When I started my career, I think my job was what added most to my personality. Saying “I’m a creative executive” was as powerful as good cleavage or a very short mini.
Being creative was something that inspired others; that generated emotions.
Now, sometimes, I feel a bit embarrassed when I say I work in advertising.
I’ll tack on the phrase “yes, I sell pigs in a poke” to my position, somewhat ashamedly.
This doesn’t mean I don’t like what I do. It means I feel we have overestimated our profession. Too many of us have charged exorbitant rates so that others could charge exorbitant rates. We have played God, filmmakers, artists.
We could keep on doing it, but we are forgetting that Caesar, he who decides if what we do is right or wrong, is our audience.
For years we have kicked around the concept of “common people.” We have underestimated the masses’ understanding, good taste and the ability to defend themselves. We acted as if anything could be whitewashed; that anything could go unchallenged.

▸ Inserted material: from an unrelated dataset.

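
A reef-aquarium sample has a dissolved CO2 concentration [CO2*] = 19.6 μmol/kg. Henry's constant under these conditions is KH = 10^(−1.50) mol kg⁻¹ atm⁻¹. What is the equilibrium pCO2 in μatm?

KH = 10^(−1.50) = 3.162×10^-2 mol kg⁻¹ atm⁻¹
pCO2 = [CO2*]/KH = 19.6×10^-6 / 3.162×10^-2 = 6.20×10^-4 atm = 620 μatm

pCO2 = 620 μatm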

Well, it turns out the new media have brought democracy to this state of affairs and voice to a public that no longer remains silent.
Today we cannot control when, how and where our ad is going to be viewed. And even more important, we cannot control what will be next to it. A happy ad by Coca-Cola may share a Facebook wall with hunger in Somalia. Will this go unnoticed?
With each day that passes by, our chances to get away with it shrink. We can no longer turn a deaf ear to our products’ shortcomings, because consumers will expose them five minutes after watching our ads. We can no longer shrug off information about origin, production process, employees, brand values … We cannot—and we never should have shrugged it off.
We can no longer trust a brief blindly, without reservations. We can no longer throw out ideas simply because they are good ideas.
It is pointless to buy myself some organic eggs with one hand and help sell industrial eggs with the other.
What we do is important and the debate of whether it influences people’s lives is at this point a waste of time. Yes, our job does have an influence.
We should be creative enough to generate brave ideas that sell and are responsible at the same time.
From toothpaste to an NGO, whatever it is we are doing, let us not forget respect. Let us move people while respecting their intelligence. Let us be mindful.